I’ve used the word ‘agitprop’ in several recent reviews – most recently Sour Lips at Ovalhouse and Money the Game Show at the Bush – which prompts me to ask whether this most 20th century of genres is undergoing a resurgence.

I studied agitprop (short for agitation propaganda) as part of my drama degree and at the time – roughly ten years ago – it was considered something of a relic of recent history.

Productions such as Joan Littlewood’s Oh, What a Lovely War! (soon to be revived at its original home Theatre Royal Stratford East) and John McGrath’s The Cheviot, the Stag, and the Black Black Oil epitomised the boom in political theatre as the social tectonic plates shifted in the wake of World War Two.

At the time I studied it, the issues agitprop plays typically dealt with – recession, right wing government, extreme poverty – seemed remote, and it was no surprise the theatrical landscape had become more concerned with the personal than the political.

But now, as austerity bites and we find ourselves entering yet another year of recession, the focus has most definitely shifted back.

Last week at the Bush I was struck by the similarities between Clare Duffy‘s Money the Game Show (pictured) – in which 10,000 pound coins are fought over by two competing teams – and much of the 1970s and 80s work I studied at university.

Using such a stark device as an ITV-style gameshow to illustrate the banking collapse is pure agitprop, while its central characters – two former bankers – are little but siphons for an argument (in this case, that money is a game sustained only by our belief in its existence).

And this is the latest in a tidal wave of explicitly political dramas, not all of them confined to the fringe – David Hare‘s The Power of Yes, Lucy Prebble’s Enron and even Laura Wade’s Posh all strike me as evidence that in recent years the sleeping giant of theatrical agitprop in this country has begun to rage again (and I’m sure many would argue it never went away).

But a word of warning.

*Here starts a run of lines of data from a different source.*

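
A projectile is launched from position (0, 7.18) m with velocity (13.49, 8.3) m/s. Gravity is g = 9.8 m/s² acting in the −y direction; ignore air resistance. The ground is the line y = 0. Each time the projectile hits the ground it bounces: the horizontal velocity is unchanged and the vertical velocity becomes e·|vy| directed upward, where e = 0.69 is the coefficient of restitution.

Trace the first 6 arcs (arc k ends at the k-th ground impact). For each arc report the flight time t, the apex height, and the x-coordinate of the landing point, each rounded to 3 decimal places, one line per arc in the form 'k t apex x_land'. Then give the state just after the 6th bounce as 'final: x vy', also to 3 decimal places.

1 2.324 10.695 31.355
2 2.039 5.092 58.858
3 1.407 2.424 77.835
4 0.971 1.154 90.929
5 0.670 0.549 99.964
6 0.462 0.262 106.198
final: 106.198 1.562

Arc 1: start y=7.180, vy=8.300 → t=2.324, apex=10.695, x_land=31.355, impact vy=-14.478
  bounce: vy ← 0.69·14.478 = 9.990
Arc 2: start y=0.000, vy=9.990 → t=2.039, apex=5.092, x_land=58.858, impact vy=-9.990
  bounce: vy ← 0.69·9.990 = 6.893
Arc 3: start y=0.000, vy=6.893 → t=1.407, apex=2.424, x_land=77.835, impact vy=-6.893
  bounce: vy ← 0.69·6.893 = 4.756
Arc 4: start y=0.000, vy=4.756 → t=0.971, apex=1.154, x_land=90.929, impact vy=-4.756
  bounce: vy ← 0.69·4.756 = 3.282
Arc 5: start y=0.000, vy=3.282 → t=0.670, apex=0.549, x_land=99.964, impact vy=-3.282
  bounce: vy ← 0.69·3.282 = 2.264
Arc 6: start y=0.000, vy=2.264 → t=0.462, apex=0.262, x_land=106.198, impact vy=-2.264
  bounce: vy ← 0.69·2.264 = 1.562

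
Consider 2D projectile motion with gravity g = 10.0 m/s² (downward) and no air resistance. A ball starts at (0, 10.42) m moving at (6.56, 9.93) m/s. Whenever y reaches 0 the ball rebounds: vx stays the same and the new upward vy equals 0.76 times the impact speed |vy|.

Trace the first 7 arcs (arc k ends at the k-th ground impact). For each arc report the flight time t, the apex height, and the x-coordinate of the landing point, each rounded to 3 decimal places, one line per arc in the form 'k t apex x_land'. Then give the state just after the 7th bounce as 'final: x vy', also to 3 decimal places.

1 2.745 15.350 18.008
2 2.663 8.866 35.479
3 2.024 5.121 48.757
4 1.538 2.958 58.849
5 1.169 1.709 66.518
6 0.889 0.987 72.347
7 0.675 0.570 76.777
final: 76.777 2.566

Arc 1: start y=10.420, vy=9.930 → t=2.745, apex=15.350, x_land=18.008, impact vy=-17.522
  bounce: vy ← 0.76·17.522 = 13.316
Arc 2: start y=0.000, vy=13.316 → t=2.663, apex=8.866, x_land=35.479, impact vy=-13.316
  bounce: vy ← 0.76·13.316 = 10.120
Arc 3: start y=0.000, vy=10.120 → t=2.024, apex=5.121, x_land=48.757, impact vy=-10.120
  bounce: vy ← 0.76·10.120 = 7.692
Arc 4: start y=0.000, vy=7.692 → t=1.538, apex=2.958, x_land=58.849, impact vy=-7.692
  bounce: vy ← 0.76·7.692 = 5.846
Arc 5: start y=0.000, vy=5.846 → t=1.169, apex=1.709, x_land=66.518, impact vy=-5.846
  bounce: vy ← 0.76·5.846 = 4.443
Arc 6: start y=0.000, vy=4.443 → t=0.889, apex=0.987, x_land=72.347, impact vy=-4.443
  bounce: vy ← 0.76·4.443 = 3.376
Arc 7: start y=0.000, vy=3.376 → t=0.675, apex=0.570, x_land=76.777, impact vy=-3.376
  bounce: vy ← 0.76·3.376 = 2.566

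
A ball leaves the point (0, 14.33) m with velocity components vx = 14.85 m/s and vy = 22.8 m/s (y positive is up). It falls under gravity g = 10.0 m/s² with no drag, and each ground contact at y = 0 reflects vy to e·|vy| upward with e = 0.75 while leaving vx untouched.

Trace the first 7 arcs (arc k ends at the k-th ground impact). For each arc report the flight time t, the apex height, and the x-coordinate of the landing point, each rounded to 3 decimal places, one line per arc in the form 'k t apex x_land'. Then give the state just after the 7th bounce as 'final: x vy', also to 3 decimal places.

1 5.120 40.322 76.029
2 4.260 22.681 139.285
3 3.195 12.758 186.727
4 2.396 7.176 222.309
5 1.797 4.037 248.995
6 1.348 2.271 269.010
7 1.011 1.277 284.021
final: 284.021 3.791

Arc 1: start y=14.330, vy=22.800 → t=5.120, apex=40.322, x_land=76.029, impact vy=-28.398
  bounce: vy ← 0.75·28.398 = 21.298
Arc 2: start y=0.000, vy=21.298 → t=4.260, apex=22.681, x_land=139.285, impact vy=-21.298
  bounce: vy ← 0.75·21.298 = 15.974
Arc 3: start y=0.000, vy=15.974 → t=3.195, apex=12.758, x_land=186.727, impact vy=-15.974
  bounce: vy ← 0.75·15.974 = 11.980
Arc 4: start y=0.000, vy=11.980 → t=2.396, apex=7.176, x_land=222.309, impact vy=-11.980
  bounce: vy ← 0.75·11.980 = 8.985
Arc 5: start y=0.000, vy=8.985 → t=1.797, apex=4.037, x_land=248.995, impact vy=-8.985
  bounce: vy ← 0.75·8.985 = 6.739
Arc 6: start y=0.000, vy=6.739 → t=1.348, apex=2.271, x_land=269.010, impact vy=-6.739
  bounce: vy ← 0.75·6.739 = 5.054
Arc 7: start y=0.000, vy=5.054 → t=1.011, apex=1.277, x_land=284.021, impact vy=-5.054
  bounce: vy ← 0.75·5.054 = 3.791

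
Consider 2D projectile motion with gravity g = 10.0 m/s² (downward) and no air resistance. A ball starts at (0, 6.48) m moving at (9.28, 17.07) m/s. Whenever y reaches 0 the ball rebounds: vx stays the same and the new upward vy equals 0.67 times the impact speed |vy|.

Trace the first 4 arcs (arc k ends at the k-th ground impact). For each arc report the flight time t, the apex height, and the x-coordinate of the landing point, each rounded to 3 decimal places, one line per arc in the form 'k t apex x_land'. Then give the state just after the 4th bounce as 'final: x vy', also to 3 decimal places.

Arc 1: start y=6.480, vy=17.070 → t=3.759, apex=21.049, x_land=34.882, impact vy=-20.518
  bounce: vy ← 0.67·20.518 = 13.747
Arc 2: start y=0.000, vy=13.747 → t=2.749, apex=9.449, x_land=60.396, impact vy=-13.747
  bounce: vy ← 0.67·13.747 = 9.210
Arc 3: start y=0.000, vy=9.210 → t=1.842, apex=4.242, x_land=77.491, impact vy=-9.210
  bounce: vy ← 0.67·9.210 = 6.171
Arc 4: start y=0.000, vy=6.171 → t=1.234, apex=1.904, x_land=88.944, impact vy=-6.171
  bounce: vy ← 0.67·6.171 = 4.135

1 3.759 21.049 34.882
2 2.749 9.449 60.396
3 1.842 4.242 77.491
4 1.234 1.904 88.944
final: 88.944 4.135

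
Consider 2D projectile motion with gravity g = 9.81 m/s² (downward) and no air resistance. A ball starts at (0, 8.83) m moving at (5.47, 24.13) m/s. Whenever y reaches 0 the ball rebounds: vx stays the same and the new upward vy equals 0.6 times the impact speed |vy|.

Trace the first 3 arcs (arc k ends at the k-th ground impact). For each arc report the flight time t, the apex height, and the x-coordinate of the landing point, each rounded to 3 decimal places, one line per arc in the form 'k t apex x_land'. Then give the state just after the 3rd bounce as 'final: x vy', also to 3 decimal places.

1 5.262 38.507 28.781
2 3.362 13.862 47.173
3 2.017 4.990 58.207
final: 58.207 5.937

Arc 1: start y=8.830, vy=24.130 → t=5.262, apex=38.507, x_land=28.781, impact vy=-27.486
  bounce: vy ← 0.6·27.486 = 16.492
Arc 2: start y=0.000, vy=16.492 → t=3.362, apex=13.862, x_land=47.173, impact vy=-16.492
  bounce: vy ← 0.6·16.492 = 9.895
Arc 3: start y=0.000, vy=9.895 → t=2.017, apex=4.990, x_land=58.207, impact vy=-9.895
  bounce: vy ← 0.6·9.895 = 5.937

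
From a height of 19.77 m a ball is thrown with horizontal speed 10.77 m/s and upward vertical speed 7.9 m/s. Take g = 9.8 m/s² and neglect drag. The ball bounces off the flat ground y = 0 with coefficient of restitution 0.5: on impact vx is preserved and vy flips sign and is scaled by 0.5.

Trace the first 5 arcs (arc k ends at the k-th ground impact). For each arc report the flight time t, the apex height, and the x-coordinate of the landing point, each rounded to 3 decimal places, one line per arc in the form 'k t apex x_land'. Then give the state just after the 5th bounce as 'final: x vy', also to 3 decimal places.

Arc 1: start y=19.770, vy=7.900 → t=2.970, apex=22.954, x_land=31.992, impact vy=-21.211
  bounce: vy ← 0.5·21.211 = 10.605
Arc 2: start y=0.000, vy=10.605 → t=2.164, apex=5.739, x_land=55.303, impact vy=-10.605
  bounce: vy ← 0.5·10.605 = 5.303
Arc 3: start y=0.000, vy=5.303 → t=1.082, apex=1.435, x_land=66.958, impact vy=-5.303
  bounce: vy ← 0.5·5.303 = 2.651
Arc 4: start y=0.000, vy=2.651 → t=0.541, apex=0.359, x_land=72.785, impact vy=-2.651
  bounce: vy ← 0.5·2.651 = 1.326
Arc 5: start y=0.000, vy=1.326 → t=0.271, apex=0.090, x_land=75.699, impact vy=-1.326
  bounce: vy ← 0.5·1.326 = 0.663

1 2.970 22.954 31.992
2 2.164 5.739 55.303
3 1.082 1.435 66.958
4 0.541 0.359 72.785
5 0.271 0.090 75.699
final: 75.699 0.663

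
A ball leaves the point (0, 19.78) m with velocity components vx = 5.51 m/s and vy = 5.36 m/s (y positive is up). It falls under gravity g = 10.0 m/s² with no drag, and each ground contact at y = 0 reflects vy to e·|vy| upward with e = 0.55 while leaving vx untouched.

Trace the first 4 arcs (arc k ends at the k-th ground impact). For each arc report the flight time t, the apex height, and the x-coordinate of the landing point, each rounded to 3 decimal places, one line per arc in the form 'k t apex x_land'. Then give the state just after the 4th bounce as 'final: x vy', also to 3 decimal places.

1 2.596 21.216 14.304
2 2.266 6.418 26.789
3 1.246 1.941 33.656
4 0.685 0.587 37.432
final: 37.432 1.885

Arc 1: start y=19.780, vy=5.360 → t=2.596, apex=21.216, x_land=14.304, impact vy=-20.599
  bounce: vy ← 0.55·20.599 = 11.330
Arc 2: start y=0.000, vy=11.330 → t=2.266, apex=6.418, x_land=26.789, impact vy=-11.330
  bounce: vy ← 0.55·11.330 = 6.231
Arc 3: start y=0.000, vy=6.231 → t=1.246, apex=1.941, x_land=33.656, impact vy=-6.231
  bounce: vy ← 0.55·6.231 = 3.427
Arc 4: start y=0.000, vy=3.427 → t=0.685, apex=0.587, x_land=37.432, impact vy=-3.427
  bounce: vy ← 0.55·3.427 = 1.885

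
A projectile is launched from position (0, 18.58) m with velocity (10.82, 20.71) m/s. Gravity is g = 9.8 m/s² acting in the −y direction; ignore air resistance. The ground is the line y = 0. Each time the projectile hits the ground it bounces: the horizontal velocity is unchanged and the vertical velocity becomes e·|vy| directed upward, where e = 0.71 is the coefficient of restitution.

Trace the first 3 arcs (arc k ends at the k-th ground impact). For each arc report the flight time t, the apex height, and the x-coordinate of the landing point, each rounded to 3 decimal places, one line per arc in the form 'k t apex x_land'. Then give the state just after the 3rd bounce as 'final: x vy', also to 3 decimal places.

1 4.987 40.463 53.958
2 4.081 20.397 98.110
3 2.897 10.282 129.457
final: 129.457 10.079

Arc 1: start y=18.580, vy=20.710 → t=4.987, apex=40.463, x_land=53.958, impact vy=-28.162
  bounce: vy ← 0.71·28.162 = 19.995
Arc 2: start y=0.000, vy=19.995 → t=4.081, apex=20.397, x_land=98.110, impact vy=-19.995
  bounce: vy ← 0.71·19.995 = 14.196
Arc 3: start y=0.000, vy=14.196 → t=2.897, apex=10.282, x_land=129.457, impact vy=-14.196
  bounce: vy ← 0.71·14.196 = 10.079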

Political theatre in the wrong hands can quickly turn to cliche and do no favours at all to either the message being delivered or the medium being used to deliver it. This notion was neatly summarised by Simon Stephens in our recent interview, when he explained that he was fascinated by the idea of whether “optimism is radical”; in other words, whether staging stories of hope is the bravest action of all when times are tough.